For this purpose, we have been recommended the website [Scrape This Site](https://www.scrapethissite.com/pages/forms/). However, before we start downloading data, it is important to carefully review the [FAQ](https://www.scrapethissite.com/faq/) section on the site. Particular attention should be paid to the restrictions on the number of requests, which is crucial for our solution.  
  
It is expected that after executing the code contained in this notebook, the `data/raw/` folder will be populated with data, which will serve as the source for the next stage of the project.

# Notebook Configuration

## Importing Required Libraries

In [1]:
from selenium.webdriver.common.by import By
from selenium import webdriver

from time import sleep

## Driver and Selenium Configuration

#### Chrome

In [2]:
browser = webdriver.Chrome()

#### Firefox

#### Edge

#### Opera

# Fetching Website Content

This section of the notebook contains code for fetching website content.

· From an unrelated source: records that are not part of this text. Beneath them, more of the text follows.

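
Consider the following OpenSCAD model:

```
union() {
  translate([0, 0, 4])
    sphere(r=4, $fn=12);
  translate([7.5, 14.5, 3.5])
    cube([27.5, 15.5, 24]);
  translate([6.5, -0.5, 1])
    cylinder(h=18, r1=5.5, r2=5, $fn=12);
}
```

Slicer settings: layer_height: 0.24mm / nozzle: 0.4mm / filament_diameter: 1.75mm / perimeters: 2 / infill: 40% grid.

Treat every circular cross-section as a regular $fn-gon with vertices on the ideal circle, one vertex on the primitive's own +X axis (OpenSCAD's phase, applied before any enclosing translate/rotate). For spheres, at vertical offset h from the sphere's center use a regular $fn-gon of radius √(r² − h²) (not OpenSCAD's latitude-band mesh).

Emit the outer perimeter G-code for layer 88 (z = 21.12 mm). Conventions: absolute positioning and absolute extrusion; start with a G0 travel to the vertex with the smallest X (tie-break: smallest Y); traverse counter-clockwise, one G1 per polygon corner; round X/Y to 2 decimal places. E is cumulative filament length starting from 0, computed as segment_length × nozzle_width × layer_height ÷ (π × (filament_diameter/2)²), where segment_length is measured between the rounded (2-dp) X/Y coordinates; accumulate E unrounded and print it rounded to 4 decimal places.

At z = 21.12 mm: the sphere is not intersected at this z (|z−center|=17.120 > r=4); the cube at (7.5, 14.5) (footprint 27.5×15.5) is included at this height; the cone at (6.5, -0.5) is not intersected at this z (z outside [1, 19]); Taking the union: only the 27.5×15.5 cube at (7.5, 14.5) is present, so the union is just that shape — 1 connected region. The outline is a single polygon with 4 vertices. Extrusion per mm of travel: 0.4 × 0.24 / (π × 0.875²) = 0.039912. Accumulating E over each segment gives final E = 3.4324.

G0 X7.50 Y14.50 Z21.12
G1 X35.00 Y14.50 E1.0976
G1 X35.00 Y30.00 E1.7162
G1 X7.50 Y30.00 E2.8138
G1 X7.50 Y14.50 E3.4324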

To properly execute the task, consider the following steps:  
- Ensure all available data on the site has been fetched by checking if there are additional data pages.  
- Locate the data of interest on the page using `html` inspection tools.  
- Navigate between subsequent data pages using browser mechanisms or by analyzing the `url` structure.  
  
> Remember to respect the query limits specified in the `FAQ`!  
  
Save the fetched data to the folder `data/raw/hockey_teams_page_{page_number}.html`. At this stage, we are retrieving data without processing it - analysis will be performed later.  
  
To fetch the `html` content of the page, you can use `browser.page_source`. Make sure the browser tool configuration (e.g., Selenium) is ready for use.  
  
> (Optional) If there are multiple pages to fetch, use the [zfill](https://www.programiz.com/python-programming/methods/string/zfill) function to maintain order in file names by adding leading zeros to the page numbers.



In [4]:
def is_table_empty() -> bool:
    """
    Sprawdza czy tabela na stronie nie zawiera żadnych danych

    :return: True jeśli strona jest pusta, w przeciwnym wypadku False
    """
    table_rows = (
        browser
        .find_element(by=By.TAG_NAME, value='table')
        .find_elements(by=By.TAG_NAME, value='tr')
    )

    # w pustej tabeli dostępny jest tylko nagłówek
    if len(table_rows)  == 1:
        return True
    else:
        return False

In [5]:
per_page = 50
browser.implicitly_wait(10)

In [6]:
data = []
url_template = 'https://www.scrapethissite.com/pages/forms/?page_num={page}'
page = 1

while True:
    url = url_template.format(page=page, per_page=per_page)
    browser.get(url)

    html = browser.page_source
    if is_table_empty():
        break

    page_number_str = str(page).zfill(2)
    with open(f'../data/raw/hockey_teams_page_{page_number_str}.html', 'w') as file:
        file.write(browser.page_source)

    page += 1
    sleep(1)

In [7]:
browser.quit()

# Summary

Downloading raw data from our source has reduced the risk of problems stemming from site updates during the extraction process. This method also offers an additional benefit: it allows easy access to the data in its original form, which is crucial if reprocessing is needed.

In the next step, we will focus on extracting the necessary information from the `html` pages, which is essential for conducting the analysis.